Jitendra Kumar Gupta Moneycontrol Research
More analysts have turned bullish on the prospects of VRL Logistics in recent months. At present, seven out of the nine analysts tracking the stock have a ‘buy’ or ‘outperformer’ rating on the stock, compared to four out of six analysts tracking the stock in January this year.
VRL Logistics is largely into parcel delivery services operating through a fleet of 3967 owned goods transport vehicles
The management too appears bullish on the business, looking at its decision to buy back shares at a price not exceeding Rs 460, against the current market price of Rs 387. The decision to buyback around 1 percent of its equity, instead of paying dividend reflects the management’s confidence. Besides this should help lower the equity base and improve return ratios.
What is leading the optimism?
Since its listing at Rs 288 in April 2015, VRL Logistics had a difficult time. The stock fell to a low of Rs 225 in July 2016 that year after the company indicated its intention to start a regional airline. Shareholders feared misallocation of capital, and finally the management was forced to backtrack. Post that, the share price has recovered to around Rs 380 but is still below the high of Rs 450 seen in November 2015.

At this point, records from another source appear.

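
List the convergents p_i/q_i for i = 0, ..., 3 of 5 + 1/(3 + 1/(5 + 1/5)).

5/1, 16/3, 85/16, 441/83

Using the convergent recurrence p_i = a_i*p_{i-1} + p_{i-2}, q_i = a_i*q_{i-1} + q_{i-2} with p_{-2}=0, p_{-1}=1, q_{-2}=1, q_{-1}=0:
  i=0: a_0=5, p_0 = 5*1 + 0 = 5, q_0 = 5*0 + 1 = 1.
  i=1: a_1=3, p_1 = 3*5 + 1 = 16, q_1 = 3*1 + 0 = 3.
  i=2: a_2=5, p_2 = 5*16 + 5 = 85, q_2 = 5*3 + 1 = 16.
  i=3: a_3=5, p_3 = 5*85 + 16 = 441, q_3 = 5*16 + 3 = 83.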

The company had recently announced its September quarter earnings where volumes were hit because of GST, and also by higher fuel cost. Revenues of its major segment, goods transport, declined 4.5 percent quarter-on-quarter and 0.5 percent year-on-year to Rs 358.17 crore.
GST to drive higher growth
While GST did cause some initial hiccups, things are beginning to look up now. "GST will help VRL to increase its market share in goods transport business,” said Deepak Agarwal who is tracking the company at Phillip Capital.
“We expect a shift in demand to organised players and believe VRL would be a major beneficiary of GST and economic recovery, resulting in volume recovery and margin improvement," he said.
Besides growth, GST has also brought in higher efficiencies with an average 4-5 percent reduction in transit time on an average. This has led to better utilisation of owned vehicles and reduced the external vehicle hiring charges. Moreover, the second half is expected to better. The market is expecting about 5 percent volume growth this year, and another 8-10 percent growth next year.
Premium valuation
Higher volumes, better realisations and lower costs, due to operating efficiencies, will drive earnings growth. Consensus estimates suggest earnings growth of 40 percent over the next two years. Growth in earnings, improvement in the return ratios will also mean company commanding better valuations. "VRL commands premium valuations considering it being one of the largest organised players with the largest base of drivers on rolls (8000), strong balance sheet & cash flow generation," said Keyur Pandya, Analyst, Prabhudas Lilladher. Currently, the stock is trading at 25 times its FY19 consensus estimated earnings.